Bowling has no record of sponsoring any successful legislation during his tenure in Congress, which may have been because Democrats were in the minority: Republicans dominated both houses of Congress throughout the 1920s. Bowling served on five different House Standing Committees: the Election Committee, the Insular Affairs Committee, the Patents Committee, the Post Office and Post Roads Committee, and the Judiciary Committee. Bowling sat on the Judiciary Committee for longer than any of the others, serving during the 68th through the 70th Congresses.

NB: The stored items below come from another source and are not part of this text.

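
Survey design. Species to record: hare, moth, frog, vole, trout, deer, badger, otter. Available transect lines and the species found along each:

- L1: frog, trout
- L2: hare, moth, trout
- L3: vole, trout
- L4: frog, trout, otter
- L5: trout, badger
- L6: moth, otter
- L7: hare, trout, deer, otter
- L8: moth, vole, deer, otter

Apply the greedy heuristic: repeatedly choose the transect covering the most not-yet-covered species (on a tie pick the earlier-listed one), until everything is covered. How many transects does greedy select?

Pick 1: L7 covers 4 new species (hare, trout, deer, otter).
Pick 2: L8 covers 2 new species (moth, vole).
Pick 3: L1 covers 1 new species (frog).
Pick 4: L5 covers 1 new species (badger).
Greedy uses 4 transects.

4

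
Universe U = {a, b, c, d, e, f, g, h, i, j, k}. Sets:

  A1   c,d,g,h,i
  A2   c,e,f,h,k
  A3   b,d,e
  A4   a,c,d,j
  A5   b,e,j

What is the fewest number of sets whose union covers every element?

A1, A2, A3, A4 together cover {a, b, c, d, e, f, g, h, i, j, k} — every element.
No 3 of the 5 sets cover everything (all 10 triples fall short), so 4 is minimum.

4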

In August 1928, Gov. David Bibb Graves appointed Bowling Circuit Judge of Alabama’s Fifth Judicial District to fill a vacancy. Bowling decided to relinquish his congressional seat and return to Alabama’s legal forum. The voters of the Fifth District returned Bowling to the judgeship three times over the course of the next 18 years. Bowling’s open seat was filled that November by Clay County native Lafayette Lee Patterson, brother of Albert Patterson and uncle of Gov. John Patterson.

Upon returning to LaFayette from Washington, D.C., Bowling again heavily involved himself in state religious and educational organizations. He resumed teaching Sunday school classes at the First Baptist Church of LaFayette. He deeply immersed himself in scripture later in life, and fellow congressman Albert Raines later eulogized him as one of the preeminent scholars of biblical history in the state. During his two-year term as president of the Alabama State Baptist Convention, Bowling collaborated with other prominent Baptists to direct organizational and group initiatives within the denomination. Bowling also served from 1943 to 1946 on the board of trustees of Alabama Polytechnic Institute (present-day Auburn University) in Auburn, Lee County.

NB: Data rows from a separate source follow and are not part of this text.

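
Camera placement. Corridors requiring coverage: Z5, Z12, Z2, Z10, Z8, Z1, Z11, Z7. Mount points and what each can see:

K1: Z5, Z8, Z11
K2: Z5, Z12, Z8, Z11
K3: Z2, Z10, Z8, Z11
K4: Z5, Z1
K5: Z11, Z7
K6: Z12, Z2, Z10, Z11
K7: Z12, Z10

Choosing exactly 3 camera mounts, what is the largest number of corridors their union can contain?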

On December 27, 1946, Bowling reviewed one of his favorite books, The Adventures of Captain Simon Suggs, a collection of stories based on the Alabama experiences of Johnson Jones Hooper, at a meeting of the LaFayette Rotary Club. While discussing one of the book’s chapters, Bowling braced himself against a table and suddenly fell to the floor. Attempts to revive him were unsuccessful, and he was pronounced dead within a few minutes. At the time of his death, Bowling was serving out his last term as a judge; he did not seek re-election in 1946 and would have retired on January 20, 1947. He is buried in LaFayette Cemetery.

Further Reading

  • Canon, David T., Garrison Nelson, and Charles Stewart III. Committees in the U.S. Congress 1789-1946. Vol. 3. Washington, D.C.: Congressional Quarterly, 2002.
  • Dubose, Joel Campbell, ed. Notable Men of Alabama: Personal and Genealogical, with Portraits. Vol. 2. Atlanta: Southern Historical Association, 1904, 444.
  • House of Representatives, U.S. Congress. “The Late Honorable W.B. Bowling: Extension of Remarks of Hon. Albert Rains of Alabama.” Appendix to the Congressional Record, 80th Congress, First Session, January 7, 1947, A56-A57.
  • “Judge Bowling Dies Suddenly.” Opelika Daily News, 27 December 1946, 1.